Une année de 1992, l’acte fondant la démocratie est signé. Les mouvements qui ne s’inscrivent pas dans la ligne sont voués aux gémonies. El Hor se meurt à petits feux. Le nationalisme noir diabolisé. La lutte continue. La lutte est reprise par le système. Elle devient policée et polie. Elle légitime la corruption et accepte les passe-droits. Elle n’exige plus de droits, elle mendie le droit. L’esclavage n’existe plus, les séquelles sont négociables. Le mot racisme est tabou. La discrimination absente du vocabulaire. L’exclusion sociale se négocie par la part du gâteau. Et ça ne s’appelle pas corruption. Ceux qui devaient être les premiers élèves des cours d’alphabétisation sont nos instituteurs. Et malhonnêtement, nous continuons à nous poser les questions sur ce qui ne va pas dans notre Ecole. Ceux qui devaient dormir en prison pour vol, corruption, népotisme et toute sorte de trafics d’influence sont nos policiers enquêteurs, ils sont nos juges, nos procureurs. Et la toute nouvelle trouvaille de promotion de ces serviteurs dévoués du système, ils seront chargés de l’Agence de suivi de la lutte contre la corruption ! Et nous avons déjà leur feuille de route, car n’y seront promus que les grands spécialistes du maquillage et du blanchiment des gros forfaits des chefs.

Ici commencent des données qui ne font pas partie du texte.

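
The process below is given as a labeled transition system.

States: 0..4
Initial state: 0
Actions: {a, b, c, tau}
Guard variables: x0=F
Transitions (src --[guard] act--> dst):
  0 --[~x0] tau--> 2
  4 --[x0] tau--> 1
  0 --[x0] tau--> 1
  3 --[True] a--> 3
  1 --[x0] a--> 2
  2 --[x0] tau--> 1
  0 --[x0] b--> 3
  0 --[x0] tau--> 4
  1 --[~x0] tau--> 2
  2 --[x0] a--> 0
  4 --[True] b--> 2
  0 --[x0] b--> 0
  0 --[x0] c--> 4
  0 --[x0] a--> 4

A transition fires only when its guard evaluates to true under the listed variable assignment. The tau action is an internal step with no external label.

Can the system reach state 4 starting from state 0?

Answer: UNREACHABLE

Trace:
After dropping false guards: 4 live edges.
depth 0: {0}
depth 1: {2}  now seen {0,2}
R = {0,2}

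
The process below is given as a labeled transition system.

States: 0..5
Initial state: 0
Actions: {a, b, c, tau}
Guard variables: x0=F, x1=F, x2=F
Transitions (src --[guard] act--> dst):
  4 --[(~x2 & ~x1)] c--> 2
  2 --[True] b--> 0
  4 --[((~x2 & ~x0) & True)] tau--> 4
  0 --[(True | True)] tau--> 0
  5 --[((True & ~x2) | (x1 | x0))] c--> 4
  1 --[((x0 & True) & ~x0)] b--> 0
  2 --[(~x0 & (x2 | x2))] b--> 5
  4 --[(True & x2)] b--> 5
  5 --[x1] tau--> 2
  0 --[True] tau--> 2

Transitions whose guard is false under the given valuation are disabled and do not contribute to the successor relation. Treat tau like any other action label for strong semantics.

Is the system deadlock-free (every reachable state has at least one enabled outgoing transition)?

Answer: DEADLOCK-FREE

Working:
R = {0,2}
  0: tau→0  tau→2  [2 exit(s)]
  2: b→0  [1 exit(s)]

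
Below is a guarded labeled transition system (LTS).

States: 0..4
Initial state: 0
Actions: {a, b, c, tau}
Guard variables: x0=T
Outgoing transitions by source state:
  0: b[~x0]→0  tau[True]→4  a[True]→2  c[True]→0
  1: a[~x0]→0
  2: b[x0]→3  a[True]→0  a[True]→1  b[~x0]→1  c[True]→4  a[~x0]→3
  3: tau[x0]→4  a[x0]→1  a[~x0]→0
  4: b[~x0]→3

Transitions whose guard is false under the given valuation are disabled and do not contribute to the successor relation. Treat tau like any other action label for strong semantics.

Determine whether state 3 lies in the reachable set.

Answer: REACHABLE

Analysis:
Guard filter leaves 9 enabled edge(s).
Layer 0: {0}
Layer 1: {2,4}  total {0,2,4}
Layer 2: {1,3}  total {0,1,2,3,4}
Reachable = {0,1,2,3,4}
Path to 3: a·b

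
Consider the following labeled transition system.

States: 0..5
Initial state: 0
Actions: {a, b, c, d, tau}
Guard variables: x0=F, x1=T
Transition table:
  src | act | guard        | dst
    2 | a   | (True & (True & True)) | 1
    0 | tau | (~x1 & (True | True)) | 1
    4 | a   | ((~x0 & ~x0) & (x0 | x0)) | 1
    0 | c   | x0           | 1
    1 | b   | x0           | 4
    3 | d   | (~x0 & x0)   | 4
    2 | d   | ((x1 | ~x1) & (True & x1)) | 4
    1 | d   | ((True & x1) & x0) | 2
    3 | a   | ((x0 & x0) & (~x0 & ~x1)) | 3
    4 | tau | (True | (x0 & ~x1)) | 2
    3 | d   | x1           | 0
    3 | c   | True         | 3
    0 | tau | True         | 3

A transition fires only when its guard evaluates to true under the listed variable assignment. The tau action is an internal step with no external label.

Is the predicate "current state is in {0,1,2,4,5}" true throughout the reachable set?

Safe = {0,1,2,4,5}
Reachable = {0,3}
  0: safe
  3: outside
counterexample path to 3: tau

Answer: INVARIANT VIOLATED at state 3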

Le peuple observe.  La victime ne comprend plus. On ne sait plus où donner de la tête. Chez les politiques, tout le monde a raison. Et pourtant tout le monde est pourri. Ils sont tous minables. Alors le peuple, disons l’ethnie, la tribu, prend sa plume et crie au complot.

Le gouvernement, les partis, la société civile, voilà le trio désormais voué aux gémonies. On ne s’exprimera plus par les idées. On ne luttera plus par la conviction sur le sens. Les identités raciale, tribale, féodale, et clanique deviennent les lieux d’expression des sentiments et ressentiments. L’ethnie comme la tribu, devient l’outil par excellence de la lutte contre la mendicité des droits. Au choc des idées se substituera le combat des nationalités, à la réflexion la passion, et à la lutte la bagarre.

 Quand la dictature est têtue et que la démocratie est corrompue, la politique échoue. Les politiques sont voués aux gémonies. Le peuple se disloque. Le pays devient lambeaux. On commence à parier sur sa viabilité, sur son existence. Pauvre Mauritanie. Autrefois un rêve, aujourd’hui le lit de nos malheurs.